= Robin Hood and the Golden Arrow =

Traditional song

"Robin Hood and the Golden Arrow" (Roud 3994, Child 152) is an English folk song, part of the Robin Hood canon. It features an archery competition for a golden (or silver) arrow that has long appeared in Robin Hood tales, but it is the oldest recorded one where Robin's disguise prevents his detection.

==Synopsis==
The sheriff of Nottingham complains to King Richard of Robin Hood. The king declares that the sheriff is his sheriff and must catch him. The sheriff decides to trap him with an archery contest, where the prizes would be arrows with golden and silver heads. Robin decides to compete, despite a warning from David of Doncaster that it is a trap, though he does order the Merry Men to attend in great number and disguised. Robin goes in disguise and wins, escaping without being recognized. At Little John's advice, a letter is written to the sheriff and shot into his hall, telling the truth.

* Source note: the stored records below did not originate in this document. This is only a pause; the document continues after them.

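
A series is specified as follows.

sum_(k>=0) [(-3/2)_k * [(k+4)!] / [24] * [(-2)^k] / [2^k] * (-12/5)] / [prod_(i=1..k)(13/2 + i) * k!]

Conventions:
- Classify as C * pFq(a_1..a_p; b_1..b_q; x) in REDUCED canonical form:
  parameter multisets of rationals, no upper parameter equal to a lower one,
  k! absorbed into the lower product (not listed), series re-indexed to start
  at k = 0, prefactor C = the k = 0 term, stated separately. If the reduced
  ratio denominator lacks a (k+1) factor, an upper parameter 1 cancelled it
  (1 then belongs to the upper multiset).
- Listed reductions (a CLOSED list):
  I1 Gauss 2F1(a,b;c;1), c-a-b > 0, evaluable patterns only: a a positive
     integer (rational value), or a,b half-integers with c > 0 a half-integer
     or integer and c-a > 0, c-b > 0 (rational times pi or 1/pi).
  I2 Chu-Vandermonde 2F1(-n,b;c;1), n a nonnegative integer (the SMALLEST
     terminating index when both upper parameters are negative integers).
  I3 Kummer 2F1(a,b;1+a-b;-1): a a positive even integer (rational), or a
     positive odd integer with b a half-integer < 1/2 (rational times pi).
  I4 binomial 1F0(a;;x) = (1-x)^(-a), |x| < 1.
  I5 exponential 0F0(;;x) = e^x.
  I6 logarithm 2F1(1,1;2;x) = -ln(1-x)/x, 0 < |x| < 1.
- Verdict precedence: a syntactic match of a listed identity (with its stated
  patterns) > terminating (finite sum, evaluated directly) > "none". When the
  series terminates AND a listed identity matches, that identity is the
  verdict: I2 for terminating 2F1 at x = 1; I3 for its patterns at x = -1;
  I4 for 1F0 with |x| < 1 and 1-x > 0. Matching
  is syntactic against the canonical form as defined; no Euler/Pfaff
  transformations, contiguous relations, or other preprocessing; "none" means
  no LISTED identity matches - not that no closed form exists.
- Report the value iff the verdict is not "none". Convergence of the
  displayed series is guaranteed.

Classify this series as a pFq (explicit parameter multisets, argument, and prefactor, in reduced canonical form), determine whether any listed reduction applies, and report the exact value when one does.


The series (x = -1) is 2F1: upper {-3/2, 5}, lower {15/2}, prefactor -12/5. Verdict at x = -1: the Kummer evaluation I3 matches (x = -1; c = 15/2 equals 1+a-b for upper {-3/2, 5}: listed pattern). Sum: (-27027/16384) * pi.

Key observation: with t_0 = -12/5, the factorial ratio (C = -12/5, x = -1) (k+a-1)!/(a-1)! is a rising factorial (a)_k.
Consecutive-term ratio: r(k) = (-1) * (k-3/2) (k+5) / [(k+15/2) (k+1)] - poly over poly, x = (-1) from leading terms; C = -12/5 at k = 0.


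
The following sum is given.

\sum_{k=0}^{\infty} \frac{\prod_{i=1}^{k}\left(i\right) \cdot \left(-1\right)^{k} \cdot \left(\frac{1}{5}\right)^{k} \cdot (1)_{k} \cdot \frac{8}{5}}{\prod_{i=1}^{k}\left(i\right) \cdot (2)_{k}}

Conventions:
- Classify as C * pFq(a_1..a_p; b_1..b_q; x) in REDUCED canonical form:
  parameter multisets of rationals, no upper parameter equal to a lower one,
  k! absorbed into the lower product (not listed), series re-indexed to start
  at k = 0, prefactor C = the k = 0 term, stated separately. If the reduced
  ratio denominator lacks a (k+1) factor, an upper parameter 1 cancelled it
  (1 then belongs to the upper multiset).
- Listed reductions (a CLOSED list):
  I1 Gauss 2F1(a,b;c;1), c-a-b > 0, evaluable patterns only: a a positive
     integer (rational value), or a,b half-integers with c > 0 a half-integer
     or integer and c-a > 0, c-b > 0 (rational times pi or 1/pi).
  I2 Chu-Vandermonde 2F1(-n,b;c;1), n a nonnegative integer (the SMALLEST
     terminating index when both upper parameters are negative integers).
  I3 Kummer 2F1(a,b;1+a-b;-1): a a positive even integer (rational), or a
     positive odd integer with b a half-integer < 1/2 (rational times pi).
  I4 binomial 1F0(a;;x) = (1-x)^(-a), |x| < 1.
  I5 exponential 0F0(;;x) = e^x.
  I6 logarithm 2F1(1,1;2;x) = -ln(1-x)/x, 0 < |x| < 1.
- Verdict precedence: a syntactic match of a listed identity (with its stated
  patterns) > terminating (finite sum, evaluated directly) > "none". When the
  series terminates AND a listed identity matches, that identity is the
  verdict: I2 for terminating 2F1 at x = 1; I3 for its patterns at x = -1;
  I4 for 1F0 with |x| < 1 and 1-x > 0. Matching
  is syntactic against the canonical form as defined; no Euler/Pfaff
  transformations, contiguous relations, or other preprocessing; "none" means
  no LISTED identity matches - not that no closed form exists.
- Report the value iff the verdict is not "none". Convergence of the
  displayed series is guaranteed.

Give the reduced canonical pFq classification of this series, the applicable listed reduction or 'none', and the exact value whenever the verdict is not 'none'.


The tell: from the first term \frac{8}{5}: the running product (C = 8/5) telescopes to a rising factorial.
Step ratio: r(k) = -\frac{1}{5} * (k+1) (k+1) / [(k+2) (k+1)] ; factor over Q: parameters, x = -\frac{1}{5}, and C = \frac{8}{5}.

With C = \frac{8}{5}: the canonical form is 2F1(1, 1; 2; -\frac{1}{5}). Verdict: logarithm (I6) applies (the logarithm: parameters (1,1;2), x = -\frac{1}{5}). Sum: 8 \cdot \ln\left(\frac{6}{5}\right).


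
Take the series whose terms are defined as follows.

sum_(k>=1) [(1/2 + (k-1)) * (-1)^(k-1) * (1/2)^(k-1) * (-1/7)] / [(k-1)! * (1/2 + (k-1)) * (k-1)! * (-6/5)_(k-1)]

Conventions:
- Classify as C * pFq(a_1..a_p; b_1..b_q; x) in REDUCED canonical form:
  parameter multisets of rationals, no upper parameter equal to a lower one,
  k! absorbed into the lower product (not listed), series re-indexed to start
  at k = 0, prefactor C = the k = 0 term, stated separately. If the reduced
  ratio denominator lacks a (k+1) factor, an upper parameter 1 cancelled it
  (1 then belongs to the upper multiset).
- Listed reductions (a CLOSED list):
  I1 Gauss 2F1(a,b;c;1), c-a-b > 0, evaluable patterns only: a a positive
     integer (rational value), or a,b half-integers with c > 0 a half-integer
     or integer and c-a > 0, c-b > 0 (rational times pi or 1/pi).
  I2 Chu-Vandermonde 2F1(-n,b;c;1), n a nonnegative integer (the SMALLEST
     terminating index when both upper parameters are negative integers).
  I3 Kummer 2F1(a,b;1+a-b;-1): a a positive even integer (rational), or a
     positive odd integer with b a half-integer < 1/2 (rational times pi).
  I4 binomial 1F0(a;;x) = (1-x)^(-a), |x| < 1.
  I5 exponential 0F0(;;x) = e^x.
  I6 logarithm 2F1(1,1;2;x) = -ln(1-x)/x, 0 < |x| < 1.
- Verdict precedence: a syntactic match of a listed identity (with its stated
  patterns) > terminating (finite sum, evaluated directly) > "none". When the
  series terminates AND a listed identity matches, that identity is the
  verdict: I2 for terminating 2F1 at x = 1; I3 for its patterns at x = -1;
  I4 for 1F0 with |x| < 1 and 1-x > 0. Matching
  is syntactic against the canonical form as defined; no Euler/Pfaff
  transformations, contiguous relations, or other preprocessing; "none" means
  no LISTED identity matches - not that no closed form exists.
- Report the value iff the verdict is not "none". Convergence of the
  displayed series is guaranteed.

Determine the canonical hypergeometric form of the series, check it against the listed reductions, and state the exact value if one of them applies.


Key step: t_0 being -1/7, the denominator's factorial ratio (prefactor -1/7) is a lower Pochhammer.
Adjacent-term ratio: r(k) = (-1/2) * 1 / [(k-6/5) (k+1) (k+1)] - rational in k. x = (-1/2); t_0 = -1/7; negate the roots.

At argument -1/2: a 0F2 with upper {-}, lower {-6/5, 1}, scaled by C = -1/7. Verdict: none here - no I1-I6 shape fits x = -1/2 with lower {-6/5, 1}.


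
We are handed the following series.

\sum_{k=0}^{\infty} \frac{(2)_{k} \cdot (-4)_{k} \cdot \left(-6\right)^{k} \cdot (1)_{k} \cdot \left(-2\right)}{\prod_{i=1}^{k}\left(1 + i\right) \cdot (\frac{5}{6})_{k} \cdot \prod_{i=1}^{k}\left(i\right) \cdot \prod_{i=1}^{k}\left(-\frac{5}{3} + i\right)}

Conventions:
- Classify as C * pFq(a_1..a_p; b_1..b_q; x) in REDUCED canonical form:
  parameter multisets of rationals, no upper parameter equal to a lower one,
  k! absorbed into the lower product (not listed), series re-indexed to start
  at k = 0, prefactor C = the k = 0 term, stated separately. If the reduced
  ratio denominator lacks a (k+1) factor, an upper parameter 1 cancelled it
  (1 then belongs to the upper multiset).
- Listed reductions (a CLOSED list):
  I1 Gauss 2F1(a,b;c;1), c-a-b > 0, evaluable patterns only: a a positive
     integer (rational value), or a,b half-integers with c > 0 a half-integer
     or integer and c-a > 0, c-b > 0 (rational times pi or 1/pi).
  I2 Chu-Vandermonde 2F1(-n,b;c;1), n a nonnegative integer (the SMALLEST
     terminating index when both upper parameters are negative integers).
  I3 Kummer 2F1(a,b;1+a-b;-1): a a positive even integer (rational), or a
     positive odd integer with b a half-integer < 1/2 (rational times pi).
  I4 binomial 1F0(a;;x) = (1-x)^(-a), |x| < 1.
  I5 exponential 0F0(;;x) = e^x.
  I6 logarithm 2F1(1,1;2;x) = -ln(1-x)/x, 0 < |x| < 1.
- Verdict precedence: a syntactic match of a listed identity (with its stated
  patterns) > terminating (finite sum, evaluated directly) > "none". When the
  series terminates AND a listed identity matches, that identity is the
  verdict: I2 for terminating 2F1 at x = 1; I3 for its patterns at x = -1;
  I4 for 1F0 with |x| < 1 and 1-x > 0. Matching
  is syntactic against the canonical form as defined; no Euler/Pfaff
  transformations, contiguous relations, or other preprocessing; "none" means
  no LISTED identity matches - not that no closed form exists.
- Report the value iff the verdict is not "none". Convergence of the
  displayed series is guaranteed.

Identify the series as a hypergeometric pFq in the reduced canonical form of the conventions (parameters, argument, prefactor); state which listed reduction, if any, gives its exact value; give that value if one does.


x = -6 here; the reduced form reads 2F2, upper {-4, 1}, lower {-\frac{2}{3}, \frac{5}{6}}, C = -2. Verdict: terminating - upper -4 stops the sum at k = 4; the 5 terms are added exactly. Its exact value is \frac{2428972738}{150535}.

First insight: from the first term -2: the lower running product (prefactor -2) is a rising factorial.
Ratio: r(k) = -6 * (k-4) (k+1) / [(k-\frac{2}{3}) (k+\frac{5}{6}) (k+1)] - poly over poly, x = -6 from leading terms; C = -2 at k = 0.


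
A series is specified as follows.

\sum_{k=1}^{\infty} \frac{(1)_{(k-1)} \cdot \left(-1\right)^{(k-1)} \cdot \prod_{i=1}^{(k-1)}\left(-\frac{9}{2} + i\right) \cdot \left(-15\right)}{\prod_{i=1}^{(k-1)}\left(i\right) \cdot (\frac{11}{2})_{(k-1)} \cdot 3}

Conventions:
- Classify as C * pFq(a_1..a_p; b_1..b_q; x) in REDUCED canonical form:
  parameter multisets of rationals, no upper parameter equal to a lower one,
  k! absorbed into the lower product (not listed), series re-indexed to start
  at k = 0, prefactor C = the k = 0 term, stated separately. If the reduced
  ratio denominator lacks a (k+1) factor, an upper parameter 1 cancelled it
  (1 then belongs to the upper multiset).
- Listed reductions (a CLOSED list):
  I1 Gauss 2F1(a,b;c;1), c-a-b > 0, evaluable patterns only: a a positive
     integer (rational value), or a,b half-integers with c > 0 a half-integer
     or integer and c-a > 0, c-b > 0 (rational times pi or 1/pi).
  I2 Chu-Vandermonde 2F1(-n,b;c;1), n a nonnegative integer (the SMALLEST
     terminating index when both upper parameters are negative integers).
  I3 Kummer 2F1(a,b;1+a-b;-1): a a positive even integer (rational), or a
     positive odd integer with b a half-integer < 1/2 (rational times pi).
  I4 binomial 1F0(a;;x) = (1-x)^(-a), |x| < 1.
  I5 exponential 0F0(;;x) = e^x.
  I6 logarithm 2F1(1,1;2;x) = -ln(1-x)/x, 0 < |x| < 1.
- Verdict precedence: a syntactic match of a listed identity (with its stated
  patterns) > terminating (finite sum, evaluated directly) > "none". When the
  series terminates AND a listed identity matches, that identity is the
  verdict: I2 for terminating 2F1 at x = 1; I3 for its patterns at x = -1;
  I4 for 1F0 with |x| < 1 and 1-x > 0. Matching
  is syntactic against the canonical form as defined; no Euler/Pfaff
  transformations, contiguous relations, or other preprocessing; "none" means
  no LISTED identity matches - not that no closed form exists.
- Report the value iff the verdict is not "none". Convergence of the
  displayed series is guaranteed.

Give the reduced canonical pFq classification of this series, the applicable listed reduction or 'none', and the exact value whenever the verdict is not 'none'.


The series (x = -1) is 2F1: upper {-\frac{7}{2}, 1}, lower {\frac{11}{2}}, prefactor -5. Verdict at x = -1: Kummer (I3) matches (x = -1; c = \frac{11}{2} equals 1+a-b for upper {-\frac{7}{2}, 1}: listed pattern). Its exact value is \left(-\frac{1575}{512}\right) \cdot \pi.

Key observation: with t_0 = -5, the running product (prefactor -5) telescopes to a rising factorial.
Ratio: r(k) = -1 * (k-\frac{7}{2}) (k+1) / [(k+\frac{11}{2}) (k+1)] - rational in k. x = -1; t_0 = -5; negate the roots.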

==Archery contests in Robin Hood tales==
There are many archery contests in the legends of Robin Hood, but many of them are clearly derived from this source, as in Howard Pyle's The Merry Adventures of Robin Hood. Other variants are more closely related to the older contest included in A Gest of Robyn Hode, where they are recognized and must fight free.

==Portrayals==
The story is portrayed in the 1938 film The Adventures of Robin Hood starring Errol Flynn in which Prince John, Guy of Gisbourne, and the Sheriff of Nottingham plan to trap Robin as the most likely winner of the contest, knowing of his attraction to the Lady Marian, and Robin splits the arrow of another contestant to thus win the prize of the golden arrow given by her hand. An altered version of the tale appears in the first episode of the Robin of Sherwood television series, in which the prize offered is a silver arrow belonging to Herne the Hunter as a means of luring Robin to the castle.
This episode is parodied in Mel Brooks' Robin Hood: Men in Tights in which the contest itself seduces Robin.
The event also appears in the animated Disney film, with the prizes instead being a golden arrow and a kiss from Maid Marian.
The event also appears in the computer game Conquests of the Longbow: The Legend of Robin Hood, where the player, as Robin Hood, can win a golden arrow in an archery contest, thereby adding its value (15000 marks) to a ransom to free Richard the Lionheart from prison abroad.
The event also appears in the Doctor Who episode "Robot of Sherwood," with Robin splitting another contestant’s arrow, before the Doctor splits Robin’s arrow.